Não tenho mais em quem dar bronca por largar a cueca em cima da mesa, por se atrasar para sair de casa, nada disso.
No ninho vazio, penso aqui comigo que, no final das contas, foi um fim de semana de grandes feitos, grandes conquistas, grandes quebras e grandes mudanças.
Para todos nós.
(the end 🙂 )
Reproduzo abaixo dois pequenos textos dos personagens acima que marcaram o turbulento período pré, Peri e pós-campeonato. São palavras como estas que me ajudam a continuar coisas que talvez eu não continuasse.
(do Hugo)
Concordo no ponto que, se você pensar em culpa como sua, ela é existir.
Porém, graças a sua existência, muitas pessoas fizeram algo que jamais conseguiriam.
A “culpa” de sua existência gera ódio em ALGUMAS pessoas. Gera ORGULHO e ADMIRAÇÃO em outras.
No meu ver, você é como um espelho. Se uma pessoa é má, ela se sente ameaçada pois, perto de vc, a maldade dela fica evidente. O mesmo com inveja, rancor e etc. Porém, se ela for boa, você a torna melhor, mais feliz e mais independente.
Creio que você não conseguirá fugir disso onde você estiver. Não acho que fora do pais seria diferente. Você nasceu pra educar o mundo. É a melhor professora e educadora que eu ja vi. Você dá exemplos de tudo aquilo que fala, não faz um discurso diferente dos atos.
Quem te odeia, não tem educação. Quem tem, te admira. E vai ser isso por todo sempre.

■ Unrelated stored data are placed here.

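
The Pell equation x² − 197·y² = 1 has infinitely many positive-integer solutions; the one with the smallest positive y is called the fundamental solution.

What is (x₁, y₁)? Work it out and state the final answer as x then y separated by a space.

393 28

√197 = [14; 28, …], period ℓ=1 (odd) → k=1
a_0=14:  p_0=14·1+0=14,  q_0=14·0+1=1
a_1=28:  p_1=28·14+1=393,  q_1=28·1+0=28
→ (393, 28).  Check: 393²=154449, 197·28²=154448, difference 1.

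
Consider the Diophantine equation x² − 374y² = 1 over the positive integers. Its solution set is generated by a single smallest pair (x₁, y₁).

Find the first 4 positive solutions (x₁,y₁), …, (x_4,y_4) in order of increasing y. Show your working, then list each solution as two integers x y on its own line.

3365 174
22646449 1171020
152410598405 7880964426
1025723304619201 53038889415960

√374 → a₀=19, period (2,1,18,1,2,38); ℓ=6 even so k=5
step 0: (19, 1)  from 19·(1,0) + (0,1)
step 1: (39, 2)  from 2·(19,1) + (1,0)
…
step 3: (1083, 56)  from 18·(58,3) + (39,2)
step 4: (1141, 59)  from 1·(1083,56) + (58,3)
step 5: (3365, 174)  from 2·(1141,59) + (1083,56)
(x₁, y₁) = (3365, 174);  3365² − 374·174² = 1 ✓
n=2: (3365,174)∘(3365,174) = (3365·3365+374·174·174, 3365·174+174·3365) = (22646449,1171020)
n=3: (22646449,1171020)∘(3365,174) = (3365·22646449+374·174·1171020, 3365·1171020+174·22646449) = (152410598405,7880964426)
n=4: (152410598405,7880964426)∘(3365,174) = (3365·152410598405+374·174·7880964426, 3365·7880964426+174·152410598405) = (1025723304619201,53038889415960)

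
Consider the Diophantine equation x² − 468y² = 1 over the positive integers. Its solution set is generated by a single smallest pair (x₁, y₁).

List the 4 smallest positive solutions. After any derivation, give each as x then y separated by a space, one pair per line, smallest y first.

√468 = [21; 1,1,1,2,1,1,1,42, …], period ℓ=8 (even) → k=7
k=0  a_k=21  p_k/q_k = 21/1
…
k=2  a_k=1  p_k/q_k = 43/2
…
k=4  a_k=2  p_k/q_k = 173/8
…
k=6  a_k=1  p_k/q_k = 411/19
k=7  a_k=1  p_k/q_k = 649/30
→ (649, 30).  Check: 649²=421201, 468·30²=421200, difference 1.
k=2:  x_2 = 649·649+468·30·30 = 842401,  y_2 = 649·30+30·649 = 38940
k=3:  x_3 = 649·842401+468·30·38940 = 1093435849,  y_3 = 649·38940+30·842401 = 50544090
k=4:  x_4 = 649·1093435849+468·30·50544090 = 1419278889601,  y_4 = 649·50544090+30·1093435849 = 65606189880

649 30
842401 38940
1093435849 50544090
1419278889601 65606189880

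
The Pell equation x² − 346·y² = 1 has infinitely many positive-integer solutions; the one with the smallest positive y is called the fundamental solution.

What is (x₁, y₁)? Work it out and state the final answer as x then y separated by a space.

17299 930

√346 = [18; 1,1,1,1,36, …], period ℓ=5 (odd) → k=9
a_0=18:  p_0=18·1+0=18,  q_0=18·0+1=1
a_1=1:  p_1=1·18+1=19,  q_1=1·1+0=1
a_2=1:  p_2=1·19+18=37,  q_2=1·1+1=2
a_3=1:  p_3=1·37+19=56,  q_3=1·2+1=3
…
a_6=1:  p_6=1·3404+93=3497,  q_6=1·183+5=188
a_7=1:  p_7=1·3497+3404=6901,  q_7=1·188+183=371
a_8=1:  p_8=1·6901+3497=10398,  q_8=1·371+188=559
a_9=1:  p_9=1·10398+6901=17299,  q_9=1·559+371=930
→ (17299, 930).  Check: 17299²=299255401, 346·930²=299255400, difference 1.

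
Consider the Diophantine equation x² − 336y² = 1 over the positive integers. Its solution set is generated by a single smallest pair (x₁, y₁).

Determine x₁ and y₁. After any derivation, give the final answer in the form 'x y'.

55 3

√336 = [18; 3,36, …], period ℓ=2 (even) → k=1
k=0  a_k=18  p_k/q_k = 18/1
k=1  a_k=3  p_k/q_k = 55/3
→ (55, 3).  Check: 55²=3025, 336·3²=3024, difference 1.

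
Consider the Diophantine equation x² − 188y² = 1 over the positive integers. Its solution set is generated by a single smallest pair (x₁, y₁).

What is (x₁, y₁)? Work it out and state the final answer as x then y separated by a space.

4607 336

d=188: √d = [13; 1,2,2,6,2,2,1,26] (ℓ=8, even), read p_7/q_7
k=0  a_k=13  p_k/q_k = 13/1
…
k=3  a_k=2  p_k/q_k = 96/7
…
k=5  a_k=2  p_k/q_k = 1330/97
k=6  a_k=2  p_k/q_k = 3277/239
k=7  a_k=1  p_k/q_k = 4607/336
(x₁, y₁) = (4607, 336);  4607² − 188·336² = 1 ✓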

Se você testar seu ateismo, esse é seu destino. E você já encontrou, pelo menos, umas 10 pessoas pra filtrar esses problemas pra você. E nós vamos fazer pois, sem você, nada disso teria sentido.
Bj
Ps: seus pais verão recordes mundiais seus com material eleiko 🙂
(do Carlos Daniel)
Brother, pode ser puta e pode ser louca mas é a NOSSA puta louca e a gente gosta PRA CARALHO dela e dela a gente NÃO LARGA. E ai de quem mexer com ela. She’s the mother of dragons and we ain’t no small dragons.